Our banks also have less flexibility in their power to lend ledger balances than the banks of practically all other countries for another reason, because of the lack of any permanent institution or institutions which can perform for them services similar to those which they perform for their customers. An individual bank makes the money of each and all of its customers flexible in amount, by rendering it of mutual service, and available to those who most need it, when they most need it, and, in order that the money of individual banks may be similarly flexible in amount, of mutual service to each other and available to those institutions which most need it, when they most need it, they require in their turn some agency which will do for them severally and jointly what they do for the general public....

It does not matter what such an agency may be called. It may be a discount bureau, or a rediscount bureau, a national clearing house, or a national or regional reserve association. Out of deference to those great financial experts who write the banking clauses of political platforms and whose bans and edicts are blessed with sacerdotal infallibility, when such an institution is proposed for this country, it must not be called a central bank. Such an institution is perhaps most plainly designated if it is called a "bankers' bank," but by whatever name it is referred to, the need of such an institution is the fact of primary importance in the American banking situation.

Just as an individual bank economizes and mobilizes and makes flexible in amount the funds of individual members of a community, so a bankers' bank mobilizes and economizes and makes flexible in amount the money of the banks. It collects money from institutions and localities when and where they do not need it, and lends it to others when and where they do. In like manner the active deposits of the various banks, as they are not all wanted simultaneously, furnish the bankers' banks with a large surplus reserve of lending power, which in turn is an invaluable source of flexibility to the individual banks. By its means they can, if need be, rediscount their commercial paper, exchange their unmatured assets for actual cash, and secure its still better known credit in place of their own. By its means their reserves can be replenished and their lending power made responsive to the needs of their communities. A bankers' bank makes it possible for the money of the individual banks to do many times the work it would do if left in the separate institutions, and to do it far more effectively. It is the only ultimate safeguard, the only scientific deposit guarantee, the only sound basis of flexibility in any banking system. As some philosopher once said of God—if such an institution did not already exist, people would certainly have to invent one, and, as we have no such institution permanently and legally established in America to-day, the prime essential of any sufficient banking plan is the equipment of our system in some way or other with the facilities of a bankers' bank.
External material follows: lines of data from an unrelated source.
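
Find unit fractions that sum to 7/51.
1/8 + 1/82 + 1/16728

Greedy algorithm:
7/51: ceiling(51/7) = 8, use 1/8
5/408: ceiling(408/5) = 82, use 1/82
1/16728: ceiling(16728/1) = 16728, use 1/16728
Result: 7/51 = 1/8 + 1/82 + 1/16728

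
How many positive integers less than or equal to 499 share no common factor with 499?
498

499 = 499
φ(n) = n × ∏(1 - 1/p) for each prime p dividing n
φ(499) = 499 × (1 - 1/499) = 498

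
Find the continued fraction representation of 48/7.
[6; 1, 6]

Euclidean algorithm steps:
48 = 6 × 7 + 6
7 = 1 × 6 + 1
6 = 6 × 1 + 0
Continued fraction: [6; 1, 6]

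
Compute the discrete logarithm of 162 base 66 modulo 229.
43

Baby-step giant-step with step n = ⌈√229⌉ = 16.
Baby steps 66^j mod 229 (j:value) for j=0..15: 0:1, 1:66, 2:5, 3:101, 4:25, 5:47, 6:125, 7:6, 8:167, 9:30, 10:148, 11:150, 12:53, 13:63, 14:36, 15:86.
Giant-step multiplier: 66^(-16) ≡ 66^(228-16) = 66^212 ≡ 14 (mod 229).
Giant steps γ_i = 162·14^i mod 229: γ_0=162, γ_1=207, γ_2=150 (in table at j=11).
x = i·n + j = 2·16 + 11 = 43.
Check: 66^43 ≡ 162 (mod 229).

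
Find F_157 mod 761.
374

Matrix identity: Q^n = [[F_(n+1), F_n], [F_n, F_(n-1)]] with Q = [[1,1],[1,0]].
n = 157 = 10011101₂. Square-and-multiply, entries mod 761:
Q^1 = [[1,1],[1,0]]
Q^2 = (Q^1)² = [[2,1],[1,1]]
Q^4 = (Q^2)² = [[5,3],[3,2]]
Q^9 = (Q^4)²·Q = [[55,34],[34,21]]
Q^19 = (Q^9)²·Q = [[677,376],[376,301]]
Q^39 = (Q^19)²·Q = [[202,37],[37,165]]
Q^78 = (Q^39)² = [[318,642],[642,437]]
Q^157 = (Q^78)²·Q = [[327,374],[374,714]]
F_157 mod 761 = Q^157[0][1] = 374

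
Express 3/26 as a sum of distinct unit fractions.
1/9 + 1/234

Greedy algorithm:
3/26: ceiling(26/3) = 9, use 1/9
1/234: ceiling(234/1) = 234, use 1/234
Result: 3/26 = 1/9 + 1/234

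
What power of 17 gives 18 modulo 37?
23

Baby-step giant-step with step n = ⌈√37⌉ = 7.
Baby steps 17^j mod 37 (j:value) for j=0..6: 0:1, 1:17, 2:30, 3:29, 4:12, 5:19, 6:27.
Giant-step multiplier: 17^(-7) ≡ 17^(36-7) = 17^29 ≡ 5 (mod 37).
Giant steps γ_i = 18·5^i mod 37: γ_0=18, γ_1=16, γ_2=6, γ_3=30 (in table at j=2).
x = i·n + j = 3·7 + 2 = 23.
Check: 17^23 ≡ 18 (mod 37).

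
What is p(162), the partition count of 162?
129913904637

p(n) counts ways to write n as a sum of positive integers (order ignored).
Euler's pentagonal recurrence: p(k) = p(k-1) + p(k-2) - p(k-5) - p(k-7) + p(k-12) + p(k-15) - ... (offsets j(3j∓1)/2, signs ++--, p(0)=1, p(<0)=0).
DP table for k = 0..161: p(0)=1, p(1)=1, p(2)=2, p(3)=3, p(4)=5, p(5)=7, p(6)=11, p(7)=15, p(8)=22, p(9)=30, p(10)=42, p(11)=56, p(12)=77, p(13)=101, p(14)=135, p(15)=176, p(16)=231, p(17)=297, p(18)=385, p(19)=490, p(20)=627, p(21)=792, p(22)=1002, p(23)=1255, p(24)=1575, p(25)=1958, p(26)=2436, p(27)=3010, p(28)=3718, p(29)=4565, p(30)=5604, p(31)=6842, p(32)=8349, p(33)=10143, p(34)=12310, p(35)=14883, p(36)=17977, p(37)=21637, p(38)=26015, p(39)=31185, p(40)=37338, p(41)=44583, p(42)=53174, p(43)=63261, p(44)=75175, p(45)=89134, p(46)=105558, p(47)=124754, p(48)=147273, p(49)=173525, p(50)=204226, p(51)=239943, p(52)=281589, p(53)=329931, p(54)=386155, p(55)=451276, p(56)=526823, p(57)=614154, p(58)=715220, p(59)=831820, p(60)=966467, p(61)=1121505, p(62)=1300156, p(63)=1505499, p(64)=1741630, p(65)=2012558, p(66)=2323520, p(67)=2679689, p(68)=3087735, p(69)=3554345, p(70)=4087968, p(71)=4697205, p(72)=5392783, p(73)=6185689, p(74)=7089500, p(75)=8118264, p(76)=9289091, p(77)=10619863, p(78)=12132164, p(79)=13848650, p(80)=15796476, p(81)=18004327, p(82)=20506255, p(83)=23338469, p(84)=26543660, p(85)=30167357, p(86)=34262962, p(87)=38887673, p(88)=44108109, p(89)=49995925, p(90)=56634173, p(91)=64112359, p(92)=72533807, p(93)=82010177, p(94)=92669720, p(95)=104651419, p(96)=118114304, p(97)=133230930, p(98)=150198136, p(99)=169229875, p(100)=190569292, p(101)=214481126, p(102)=241265379, p(103)=271248950, p(104)=304801365, p(105)=342325709, p(106)=384276336, p(107)=431149389, p(108)=483502844, p(109)=541946240, p(110)=607163746, p(111)=679903203, p(112)=761002156, p(113)=851376628, p(114)=952050665, p(115)=1064144451, p(116)=1188908248, p(117)=1327710076, p(118)=1482074143, p(119)=1653668665, p(120)=1844349560, p(121)=2056148051, p(122)=2291320912, p(123)=2552338241, p(124)=2841940500, p(125)=3163127352, p(126)=3519222692, p(127)=3913864295, p(128)=4351078600, p(129)=4835271870, p(130)=5371315400, p(131)=5964539504, p(132)=6620830889, p(133)=7346629512, p(134)=8149040695, p(135)=9035836076, p(136)=10015581680, p(137)=11097645016, p(138)=12292341831, p(139)=13610949895, p(140)=15065878135, p(141)=16670689208, p(142)=18440293320, p(143)=20390982757, p(144)=22540654445, p(145)=24908858009, p(146)=27517052599, p(147)=30388671978, p(148)=33549419497, p(149)=37027355200, p(150)=40853235313, p(151)=45060624582, p(152)=49686288421, p(153)=54770336324, p(154)=60356673280, p(155)=66493182097, p(156)=73232243759, p(157)=80630964769, p(158)=88751778802, p(159)=97662728555, p(160)=107438159466, p(161)=118159068427.
Final step: p(162) = p(161) + p(160) - p(157) - p(155) + p(150) + p(147) - p(140) - p(136) + p(127) + p(122) - p(111) - p(105) + p(92) + p(85) - p(70) - p(62) + p(45) + p(36) - p(17) - p(7)
= 118159068427 + 107438159466 - 80630964769 - 66493182097 + 40853235313 + 30388671978 - 15065878135 - 10015581680 + 3913864295 + 2291320912 - 679903203 - 342325709 + 72533807 + 30167357 - 4087968 - 1300156 + 89134 + 17977 - 297 - 15
= 129913904637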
The Parcellation of Reserves

[252]If the absolute certainty of ability to pay all depositors in money on demand be taken as the summum bonum of banking, an idea which quite generally prevails among the unthinking, it is interesting to reckon the cost. A bank has no fairy wand with a wave of which it can transmute into gold the amounts due it, whether represented by borrowers' notes or balances due from other banks. Such repayments have an element of uncertainty which pervades all human affairs. All uncertainty could be eliminated only by having in money on hand an amount equal to the total of liabilities to depositors. A deposit with a bank would then be simply a warehousing transaction.

If a readjustment to such a condition were accomplished, and if we consider only the ultimate result, and not the cataclysm of the process, it would clearly prove such an extinguishing restriction of commerce as would cost fabulously more than the value of the advantage gained. It would be like preferring the constitution of a jelly-fish to that of a human being in order to avoid the hazard of fracturing a bone.